Secondly, the treatment of aid in a homogeneous and aggregate way is particularly problematic. Dead Aid defines aid as the “sum total of concessional loans and grants”, but excludes “emergency aid” e.g. help for Darfur or the Asian Tsunami. There’s no distinction within Dead Aid between budget support, infrastructure aid, person to person aid, heath related aid, grants or concessional loans for discretionary spending. It is all discussed under one umbrella and handed the same fate.
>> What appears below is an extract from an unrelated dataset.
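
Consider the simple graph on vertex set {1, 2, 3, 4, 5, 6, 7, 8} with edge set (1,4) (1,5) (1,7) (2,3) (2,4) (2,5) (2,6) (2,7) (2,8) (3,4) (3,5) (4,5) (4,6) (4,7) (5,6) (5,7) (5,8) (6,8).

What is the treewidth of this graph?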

Thirdly, Dead Aid is characterised by a plethora of inconsistent arguments. A key example that stands out is the emotive issue of Chinese investment. Dambisa dedicates a whole chapter explaining why the “Chinese are our friends”, largely arguing from their historical involvement in Africa and their renewed commitment to trade and FDI. However, against a backdrop of Dead Aid’s “anti-dependency” rhetoric , the chant for China appears odd. Let us be clear, China is not only bringing FDI to Africa but it has also brought concessional loans and long term dependency. Zambia’s external debt has now risen to about $2bn since the HIPC completion point, a significant part of that is through new agreements with the Chinese government and Chinese businesses. A closer look at Angola reveals the same truth. Not only is China investing heavily in that country but in exchange it is tying Angola and other countries to China for a long time reducing their options to renege in the future. That is not necessarily bad, but if the central worry is that dependency leads to ineffective governments with poor incentives we should be honest enough to consider the possibility that China’s closeness to many African governments (which are not all democratic) may have similar negative impacts as aid.
Fourth and finally, the solutions proposed by Dead Aid are ineffective. This is not surprising because without a clear definition of the problem, it is inevitable that the solutions would not work. But even if one was to accept Dead Aid’s basic premise that aid is bad, its solutions come far short. It’s quite obvious to any ordinary analyst that in order to assess whether any proposals would present an overall improvement beyond the status quo, we need to define what happens in the counterfactual carefully and then judge that against proposed policy initiatives.
In short on both theory and practice, Dead Aid falls far short of what is expected of a book advocating such a radical proposal of “turning off the aid tap”. If there’s any consolation in this assessment, it is that Dead Aid will hopefully not find any intellectual traction. The analytical consensus remains that aid is important and the challenge is how to make it smarter, better and ultimately beneficial to the poor. This question has never been more urgent given the limited aid resources around. Dambisa is certainly right about one thing, now is the time to examine these issues and we can certainly do better than the present!"